EFF/KRF: In his classic 1959 book that defined modern portfolio theory, Markowitz considers the semi-variance as a potential measure of risk. Interest in the semi-variance fell by the wayside among academics because, at least for short holding periods (e.g., monthly), distributions of returns are rather symmetric. For symmetric distributions, the true variance and semi-variance are interchangeable, but because all the data are used to estimate the variance but only negative returns are used to estimate the semi-variance, estimates of variance are more accurate than estimates of semi-variance. For longer holding periods (e.g., a year or more), distributions of returns are right skewed, and no single measure of dispersion (e.g., the variance or the semi-variance) summarizes the overall risk of the distribution.
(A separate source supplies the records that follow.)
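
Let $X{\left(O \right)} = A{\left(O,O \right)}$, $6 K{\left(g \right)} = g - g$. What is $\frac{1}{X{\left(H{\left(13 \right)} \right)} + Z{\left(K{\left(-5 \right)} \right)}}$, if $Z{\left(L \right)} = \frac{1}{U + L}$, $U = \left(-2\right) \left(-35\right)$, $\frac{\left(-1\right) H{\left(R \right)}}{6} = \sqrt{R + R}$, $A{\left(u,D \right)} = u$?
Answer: $- \frac{70}{4586399} - \frac{29400 \sqrt{26}}{4586399} \approx -0.032701$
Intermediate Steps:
$K{\left(g \right)} = 0$ ($K{\left(g \right)} = \frac{g - g}{6} = \frac{1}{6} \cdot 0 = 0$)
$H{\left(R \right)} = - 6 \sqrt{2} \sqrt{R}$ ($H{\left(R \right)} = - 6 \sqrt{R + R} = - 6 \sqrt{2 R} = - 6 \sqrt{2} \sqrt{R}$)
$U = 70$
$X{\left(O \right)} = O$
$Z{\left(L \right)} = \frac{1}{70 + L}$
$\frac{1}{X{\left(H{\left(13 \right)} \right)} + Z{\left(K{\left(-5 \right)} \right)}} = \frac{1}{- 6 \sqrt{2} \sqrt{13} + \frac{1}{70 + 0}} = \frac{1}{- 6 \sqrt{26} + \frac{1}{70}} = \frac{1}{\frac{1}{70} - 6 \sqrt{26}}$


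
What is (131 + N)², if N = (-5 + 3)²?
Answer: 18225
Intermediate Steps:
N = 4 (N = (-2)² = 4)
(131 + N)² = (131 + 4)² = 135² = 18225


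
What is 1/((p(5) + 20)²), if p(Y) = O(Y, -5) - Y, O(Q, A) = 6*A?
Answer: 1/225 ≈ 0.0044444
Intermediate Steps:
p(Y) = -30 - Y (p(Y) = 6*(-5) - Y = -30 - Y)
1/((p(5) + 20)²) = 1/(((-30 - 1*5) + 20)²) = 1/(((-30 - 5) + 20)²) = 1/((-35 + 20)²) = 1/((-15)²) = 1/225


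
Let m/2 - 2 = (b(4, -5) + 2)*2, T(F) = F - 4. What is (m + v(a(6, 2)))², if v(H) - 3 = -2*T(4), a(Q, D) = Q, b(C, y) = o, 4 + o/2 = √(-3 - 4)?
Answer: (17 - 8*I*√7)² ≈ -159.0 - 719.64*I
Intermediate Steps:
o = -8 + 2*I*√7 (o = -8 + 2*√(-3 - 4) = -8 + 2*√(-7) = -8 + 2*(I*√7) = -8 + 2*I*√7 ≈ -8.0 + 5.2915*I)
b(C, y) = -8 + 2*I*√7
T(F) = -4 + F
m = -20 + 8*I*√7 (m = 4 + 2*(((-8 + 2*I*√7) + 2)*2) = 4 + 2*((-6 + 2*I*√7)*2) = 4 + 2*(-12 + 4*I*√7) = 4 + (-24 + 8*I*√7) = -20 + 8*I*√7 ≈ -20.0 + 21.166*I)
v(H) = 3 (v(H) = 3 - 2*(-4 + 4) = 3 - 2*0 = 3 + 0 = 3)
(m + v(a(6, 2)))² = ((-20 + 8*I*√7) + 3)² = (-17 + 8*I*√7)²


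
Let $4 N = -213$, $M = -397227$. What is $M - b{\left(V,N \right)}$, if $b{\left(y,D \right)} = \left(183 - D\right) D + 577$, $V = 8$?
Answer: $- \frac{6163579}{16} \approx -3.8522 \cdot 10^{5}$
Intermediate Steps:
$N = - \frac{213}{4}$ ($N = \frac{1}{4} \left(-213\right) = - \frac{213}{4} \approx -53.25$)
$b{\left(y,D \right)} = 577 + D \left(183 - D\right)$ ($b{\left(y,D \right)} = D \left(183 - D\right) + 577 = 577 + D \left(183 - D\right)$)
$M - b{\left(V,N \right)} = -397227 - \left(577 - \left(- \frac{213}{4}\right)^{2} + 183 \left(- \frac{213}{4}\right)\right) = -397227 - \left(577 - \frac{45369}{16} - \frac{38979}{4}\right) = -397227 - - \frac{192053}{16} = -397227 + \frac{192053}{16} = - \frac{6163579}{16}$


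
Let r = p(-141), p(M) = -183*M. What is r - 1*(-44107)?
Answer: 69910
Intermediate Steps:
r = 25803 (r = -183*(-141) = 25803)
r - 1*(-44107) = 25803 - 1*(-44107) = 25803 + 44107 = 69910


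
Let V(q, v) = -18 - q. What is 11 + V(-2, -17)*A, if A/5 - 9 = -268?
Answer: 20731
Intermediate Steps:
A = -1295 (A = 45 + 5*(-268) = 45 - 1340 = -1295)
11 + V(-2, -17)*A = 11 + (-18 - 1*(-2))*(-1295) = 11 + (-18 + 2)*(-1295) = 11 - 16*(-1295) = 11 + 20720 = 20731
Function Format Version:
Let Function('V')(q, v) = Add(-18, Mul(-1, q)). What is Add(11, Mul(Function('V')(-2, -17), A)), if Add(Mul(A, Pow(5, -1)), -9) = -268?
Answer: 20731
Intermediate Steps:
A = -1295 (A = Add(45, Mul(5, -268)) = Add(45, -1340) = -1295)
Add(11, Mul(Function('V')(-2, -17), A)) = Add(11, Mul(Add(-18, Mul(-1, -2)), -1295)) = Add(11, Mul(Add(-18, 2), -1295)) = Add(11, Mul(-16, -1295)) = Add(11, 20720) = 20731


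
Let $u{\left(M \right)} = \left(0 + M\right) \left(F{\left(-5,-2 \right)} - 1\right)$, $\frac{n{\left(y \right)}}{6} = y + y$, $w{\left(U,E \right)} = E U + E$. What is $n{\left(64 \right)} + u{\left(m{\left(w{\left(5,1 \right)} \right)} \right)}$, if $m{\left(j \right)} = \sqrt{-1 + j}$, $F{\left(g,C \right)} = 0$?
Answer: $768 - \sqrt{5} \approx 765.76$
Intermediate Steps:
$w{\left(U,E \right)} = E + E U$
$n{\left(y \right)} = 12 y$ ($n{\left(y \right)} = 6 \left(y + y\right) = 6 \cdot 2 y = 12 y$)
$u{\left(M \right)} = - M$ ($u{\left(M \right)} = \left(0 + M\right) \left(0 - 1\right) = M \left(-1\right) = - M$)
$n{\left(64 \right)} + u{\left(m{\left(w{\left(5,1 \right)} \right)} \right)} = 12 \cdot 64 - \sqrt{-1 + 1 \left(1 + 5\right)} = 768 - \sqrt{-1 + 1 \cdot 6} = 768 - \sqrt{-1 + 6} = 768 - \sqrt{5}$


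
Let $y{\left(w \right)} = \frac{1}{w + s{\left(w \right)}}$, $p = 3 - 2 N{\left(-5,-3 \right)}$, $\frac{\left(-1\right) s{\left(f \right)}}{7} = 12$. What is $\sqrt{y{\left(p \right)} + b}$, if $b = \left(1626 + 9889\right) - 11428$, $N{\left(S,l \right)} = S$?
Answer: $\frac{4 \sqrt{27406}}{71} \approx 9.3266$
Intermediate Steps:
$s{\left(f \right)} = -84$ ($s{\left(f \right)} = \left(-7\right) 12 = -84$)
$b = 87$ ($b = 11515 - 11428 = 87$)
$p = 13$ ($p = 3 - -10 = 3 + 10 = 13$)
$y{\left(w \right)} = \frac{1}{-84 + w}$ ($y{\left(w \right)} = \frac{1}{w - 84} = \frac{1}{-84 + w}$)
$\sqrt{y{\left(p \right)} + b} = \sqrt{\frac{1}{-84 + 13} + 87} = \sqrt{\frac{1}{-71} + 87} = \sqrt{- \frac{1}{71} + 87} = \sqrt{\frac{6176}{71}} = \frac{4 \sqrt{27406}}{71}$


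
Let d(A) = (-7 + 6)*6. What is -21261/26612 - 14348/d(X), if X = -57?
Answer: 190850705/79836 ≈ 2390.5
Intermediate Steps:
d(A) = -6 (d(A) = -1*6 = -6)
-21261/26612 - 14348/d(X) = -21261/26612 - 14348/(-6) = -21261*1/26612 - 14348*(-⅙) = -21261/26612 + 7174/3 = 190850705/79836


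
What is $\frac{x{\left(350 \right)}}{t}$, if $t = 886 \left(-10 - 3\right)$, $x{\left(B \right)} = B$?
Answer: $- \frac{175}{5759} \approx -0.030387$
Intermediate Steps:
$t = -11518$ ($t = 886 \left(-13\right) = -11518$)
$\frac{x{\left(350 \right)}}{t} = \frac{350}{-11518} = 350 \left(- \frac{1}{11518}\right) = - \frac{175}{5759}$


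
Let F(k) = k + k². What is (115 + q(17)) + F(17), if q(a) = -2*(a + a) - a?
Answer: 336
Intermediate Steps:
q(a) = -5*a (q(a) = -4*a - a = -5*a)
(115 + q(17)) + F(17) = (115 - 5*17) + 17*(1 + 17) = (115 - 85) + 17*18 = 30 + 306 = 336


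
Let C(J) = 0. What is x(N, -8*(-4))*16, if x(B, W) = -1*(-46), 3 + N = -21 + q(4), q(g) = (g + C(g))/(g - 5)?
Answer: 736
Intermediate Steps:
q(g) = g/(-5 + g) (q(g) = (g + 0)/(g - 5) = g/(-5 + g))
N = -28 (N = -3 + (-21 + 4/(-5 + 4)) = -3 + (-21 + 4/(-1)) = -3 + (-21 + 4*(-1)) = -3 + (-21 - 4) = -3 - 25 = -28)
x(B, W) = 46
x(N, -8*(-4))*16 = 46*16 = 736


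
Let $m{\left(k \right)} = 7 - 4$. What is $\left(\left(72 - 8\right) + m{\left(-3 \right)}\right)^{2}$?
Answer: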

Let's now examine whether you really believe what you say about your client's tastes. In our (academic) terms, your statements imply that your clients are risk neutral on the upside but risk averse on the downside. If this is the case, the semi-variance, which ignores upside risk, is probably a better single measure of risk than the variance, but the conclusion is subject to the caveats above about the skewness of return distributions for longer return horizons.
Risk neutrality on the upside has a strong implication that we don't think characterizes most investors. Specifically, if such a client is faced with a choice between (i) engaging in a gamble with only positive possible payoffs, or (ii) getting the expected (mean) payoff from the gamble for certain, the client is indifferent between engaging in the gamble or taking the sure payoff, regardless of the variance of the uncertain payoffs on the gamble. If the client is indeed indifferent, you have accurately characterized the upside. But if the client says that for extreme gambles of this sort, he/she prefers to have the expected payoff for certain, the client has some amount of risk aversion on the upside.